Il Messaggero, 27 dicembre 2015
La mappa della persecuzione dei cristiani
La persecuzione inizia sempre con la cancellazione della croce, il Simbolo, fino ad arrivare a marciare di ’N’, Nazareno, le case dei cristiani. Cosa che avviene in tutta l’area del sedicente Califfato islamico, tra la Siria e l’Iraq, ricordando molto la volontà del nazismo di cancellare gli ebrei. La lettera della vergogna, ’N’, sigilla una nuova ondata di distruzione sistematica.
Nelle sedi delle organizzazioni internazionali una domanda è ormai difficilmente eludibile: da qui a dieci anni ci sarà ancora spazio per il cristianesimo in Medio Oriente? I cristiani saranno definitivamente scacciati dall’antica terra di provenienza?
TIMORI FONDATIA guardare i numeri di ciò che sta accadendo, i timori appaiono più che fondati. In Iraq, per esempio, dal milione di cristiani censiti negli anni 2002-2003, si è passati ai 275mila di oggi. Le stime sono approssimative e per difetto precisa monsignor Raphael Sako, Patriarca caldeo iracheno. Difficile conteggiare chi fugge. Gli attacchi diffusi restano un modo per cancellare la croce, il simbolo del cristianesimo.
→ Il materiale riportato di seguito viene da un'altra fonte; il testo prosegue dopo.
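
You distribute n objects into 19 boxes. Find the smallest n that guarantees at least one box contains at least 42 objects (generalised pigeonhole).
n = (42 − 1)·19 + 1 = 780

By the generalised pigeonhole principle, to guarantee some box contains ≥ r objects we need more than (r − 1) · k objects total. Threshold: n = (r − 1) · k + 1. With r = 42 and k = 19: n = 41 · 19 + 1 = 779 + 1 = 780. For n = 779 = 41 · 19, we can put exactly 41 objects in every box, avoiding 42 in any single one — so 780 is tight.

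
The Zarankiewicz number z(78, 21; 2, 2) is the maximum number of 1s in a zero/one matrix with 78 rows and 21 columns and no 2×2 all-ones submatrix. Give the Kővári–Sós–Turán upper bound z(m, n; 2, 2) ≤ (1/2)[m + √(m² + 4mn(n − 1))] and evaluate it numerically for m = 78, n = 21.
z(78, 21; 2, 2) ≤ (1/2)[78 + √(78² + 4·78·21·20)] = (1/2)[78 + √137124] = 224.1513

Kővári–Sós–Turán: let r_1, ..., r_78 be the row sums and z = Σ r_i the total number of 1s. Each pair of columns can share at most one row with both entries 1 (else a 2×2 all-ones block appears), so Σ_i C(r_i, 2) ≤ C(21, 2) = 210. By convexity Σ_i C(r_i, 2) ≥ 78·C(z/78, 2) = z(z − 78)/(2·78), giving z² − 78z − 78·21·20 ≤ 0 and hence z ≤ (1/2)[78 + √(6084 + 4·32760)] = (1/2)[78 + √137124] ≈ (1/2)(78 + 370.3026) = 224.1513.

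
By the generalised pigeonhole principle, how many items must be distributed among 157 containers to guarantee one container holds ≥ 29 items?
n = (29 − 1)·157 + 1 = 4397

By the generalised pigeonhole principle, to guarantee some box contains ≥ r objects we need more than (r − 1) · k objects total. Threshold: n = (r − 1) · k + 1. With r = 29 and k = 157: n = 28 · 157 + 1 = 4396 + 1 = 4397. For n = 4396 = 28 · 157, we can put exactly 28 objects in every box, avoiding 29 in any single one — so 4397 is tight.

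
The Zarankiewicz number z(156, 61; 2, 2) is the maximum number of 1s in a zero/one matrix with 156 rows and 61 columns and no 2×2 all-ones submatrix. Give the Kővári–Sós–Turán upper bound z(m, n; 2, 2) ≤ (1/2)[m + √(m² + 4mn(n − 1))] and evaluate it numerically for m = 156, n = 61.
z(156, 61; 2, 2) ≤ (1/2)[156 + √(156² + 4·156·61·60)] = (1/2)[156 + √2308176] = 837.6341

Kővári–Sós–Turán: let r_1, ..., r_156 be the row sums and z = Σ r_i the total number of 1s. Each pair of columns can share at most one row with both entries 1 (else a 2×2 all-ones block appears), so Σ_i C(r_i, 2) ≤ C(61, 2) = 1830. By convexity Σ_i C(r_i, 2) ≥ 156·C(z/156, 2) = z(z − 156)/(2·156), giving z² − 156z − 156·61·60 ≤ 0 and hence z ≤ (1/2)[156 + √(24336 + 4·570960)] = (1/2)[156 + √2308176] ≈ (1/2)(156 + 1519.2682) = 837.6341.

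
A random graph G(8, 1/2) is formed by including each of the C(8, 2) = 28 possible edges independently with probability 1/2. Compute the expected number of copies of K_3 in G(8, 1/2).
E[# K_3] = C(8, 3) · (1/2)^C(3, 2) = 56 / 2^3 = 7

For each 3-subset S of vertices (there are C(8, 3) = 56 such S), let X_S = 1 if S induces a K_3 (all C(3, 2) = 3 edges present). Then P(X_S = 1) = (1/2)^3 = 1/8. By linearity of expectation, E[# K_3] = C(8, 3) · (1/2)^3 = 56 / 8 = 7.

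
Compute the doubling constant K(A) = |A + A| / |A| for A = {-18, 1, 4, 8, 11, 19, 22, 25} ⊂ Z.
K = |A + A| / |A| = 30/8 = 15/4

Enumerate A + A = {a + b : a, b ∈ A}. With |A| = 8, there are |A|^2 = 64 ordered sum pairs; collecting distinct values, A + A = {-36, -17, -14, -10, -7, 1, 2, 4, 5, 7, 8, 9, 12, 15, 16, 19, 20, 22, 23, 26, 27, 29, 30, 33, 36, 38, 41, 44, 47, 50}, so |A + A| = 30. Thus K = 30/8 = 15/4. For comparison, the minimum possible |A + A| over all 8-element sets is 2·8 − 1 = 15 (so min K = 15/8), attained only by arithmetic progressions.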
In questi ultimi anni la situazione mondiale è oggettivamente peggiorata in intensità, e ha fatto aumentare il numero delle nazioni coinvolte. Iraq, Siria, Libia, Egitto, Eritrea, Somalia, Arabia Saudita, Yemen, Qatar, Emirati Arabi, Oman, Sudan, Pakistan, Afghanistan, Indonesia, Mali, Nigeria, Ciad, Etiopia, Algeria. A questi si aggiungono la Corea del Nord, la Cina, l’India, la Turchia. Tuttavia la lista resta, purtroppo, molto più estesa. Secondo uno studio del Pew Research Center i cristiani sono, o sono stati, perseguitati in ben 151 Paesi nel periodo 2006-2012, pari ai quattro quinti del mondo.
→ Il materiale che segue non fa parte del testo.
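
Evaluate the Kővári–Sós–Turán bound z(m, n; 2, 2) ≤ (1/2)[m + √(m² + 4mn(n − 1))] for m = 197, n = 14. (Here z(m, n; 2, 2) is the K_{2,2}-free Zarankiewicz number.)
z(197, 14; 2, 2) ≤ (1/2)[197 + √(197² + 4·197·14·13)] = (1/2)[197 + √182225] = 311.9391

Kővári–Sós–Turán: let r_1, ..., r_197 be the row sums and z = Σ r_i the total number of 1s. Each pair of columns can share at most one row with both entries 1 (else a 2×2 all-ones block appears), so Σ_i C(r_i, 2) ≤ C(14, 2) = 91. By convexity Σ_i C(r_i, 2) ≥ 197·C(z/197, 2) = z(z − 197)/(2·197), giving z² − 197z − 197·14·13 ≤ 0 and hence z ≤ (1/2)[197 + √(38809 + 4·35854)] = (1/2)[197 + √182225] ≈ (1/2)(197 + 426.8782) = 311.9391.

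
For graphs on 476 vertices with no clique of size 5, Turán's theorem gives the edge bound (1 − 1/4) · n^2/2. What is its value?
Turán density bound = (3/4) · 476^2/2 = 84966

Turán's theorem: ex(n, K_{r+1}) is achieved by the complete r-partite Turán graph T(n, r) with parts as balanced as possible, and is at most (1 − 1/r) · n^2/2. For r = 4, n = 476: the density bound is (3/4) · 226576/2 = 84966. Since 4 ∣ 476, the Turán graph T(476, 4) has parts of equal size 119, and its edge count e(T(476, 4)) = 84966 attains the density bound exactly.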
La Siria, che sotto Assad negli anni passati accoglieva i cristiani profughi dall’Iraq (ed era considerata un rifugio sicuro), da quando è scoppiata la guerra civile, a causa della proliferazione dei gruppi radicali, è diventata una trappola mortale. Lo stesso discorso vale per l’Iraq, dopo la caduta di Saddam e del proliferare al suo interno di Al Qaeda. In Somalia vari clan integralisti islamici si contendono il potere, ed è un luogo invivibile per chiunque non sia musulmano, a maggior ragione per la minoranza cristiana. In Afghanistan, nonostante la caduta del regime talebano, la persecuzione è continuata, anche col beneplacito del governo Karzai. In Pakistan, poi, per un’accusa non dimostrabile di “blasfemia”, qualsiasi cittadino può essere condannato a morte e molti cristiani sono in galera per questo motivo.
VITA IMPOSSIBILERapimenti, regole ferree e l’obbligo di pagare la jezia, la tassa islamica riservata ai non musulmani. Per i cristiani nei territori dove si osserva la Sharia, la vita è diventata impossibile. Anche se si tratta di zone in cui la presenza del cristianesimo vantava radici molto antiche. Egitto, Tunisia, Algeria, Sudan. Tra gli obblighi che avanzano anche quello di non costruire nuove chiese o monasteri, evitare di mostrare croci, divieto di utilizzare i microfoni durante i riti religiosi, non usare le campane. In altre aree infestate dai jhadisti ai cattolici viene anche imposta la tassa per gli impuri, fissata in quattro dinari d’oro per i benestanti, due per i meno abbienti e uno per i poveri con la facoltà di dilazione in due rate. Naturalmente fa da sondo il divieto di detenere armi, e vendere maiali e vino ai musulmani. Le difficoltà hanno costretto interi villaggi cristiani a spopolarsi. L’emorragia è una costante nell’indifferenza dell’Occidente.